Hint: To find the sum of the given series , one can use the formula to find the sum squares of first n natural numbers is $\dfrac{n(n+1)(2n+1)}{6}$

Complete step-by-step answer:
Given , sum of the series $2^2+4^2+6^2+……+(2n) ^2$ is a even sum where every number is divisible by 4
Thus , Even sum = $2^2+4^2+6^2+……+(2n) ^2$
 By , taking 4 common , we get
Even sum = $4 \times(1^2+2^2+3^2+……+(n) ^2$
Now , putting the formula for even sum , we get
Even sum = $\dfrac{4 \times n(n+1)(2n+1)}{6}$=$\dfrac{2n(n+1)(n+1)}{3}$
Thus , the required sum for the given series is $\dfrac{2n(n+1)(n+1)}{3}$

Note: Summation is the addition of a list, or sequence, of numbers.

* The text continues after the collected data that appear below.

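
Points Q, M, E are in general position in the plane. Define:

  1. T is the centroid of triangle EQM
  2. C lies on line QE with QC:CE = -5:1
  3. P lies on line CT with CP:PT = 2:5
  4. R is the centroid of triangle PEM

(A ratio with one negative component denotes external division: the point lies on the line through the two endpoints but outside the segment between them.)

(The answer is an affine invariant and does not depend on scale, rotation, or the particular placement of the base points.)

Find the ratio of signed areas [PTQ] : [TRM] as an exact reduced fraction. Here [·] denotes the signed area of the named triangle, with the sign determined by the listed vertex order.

[PTQ]:[TRM] = 75/58

Choose coordinates Q = (0, 0), M = (1, 0), E = (0, 1).
1. T is the centroid of triangle EQM ⇒ T = (1/3, 1/3)
2. C lies on line QE with QC:CE = -5:1 ⇒ C = (0, 5/4)
3. P lies on line CT with CP:PT = 2:5 ⇒ P = (2/21, 83/84)
4. R is the centroid of triangle PEM ⇒ R = (23/63, 167/252)
2·[PTQ] = -25/84, 2·[TRM] = -29/126
[PTQ]:[TRM] = -25/84:-29/126 = 75/58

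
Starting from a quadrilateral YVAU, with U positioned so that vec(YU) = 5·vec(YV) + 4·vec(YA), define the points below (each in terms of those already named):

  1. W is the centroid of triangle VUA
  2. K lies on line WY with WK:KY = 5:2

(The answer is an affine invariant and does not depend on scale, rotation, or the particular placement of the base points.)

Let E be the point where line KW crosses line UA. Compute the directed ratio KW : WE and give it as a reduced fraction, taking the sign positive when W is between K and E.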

If the summation sequence contains an infinite number of terms, this is called a series. Sums and series are iterative operations that provide many useful and interesting results in the field of mathematics. Students first need to understand the meaning of series before solving the sum and then learn the way of adding such series.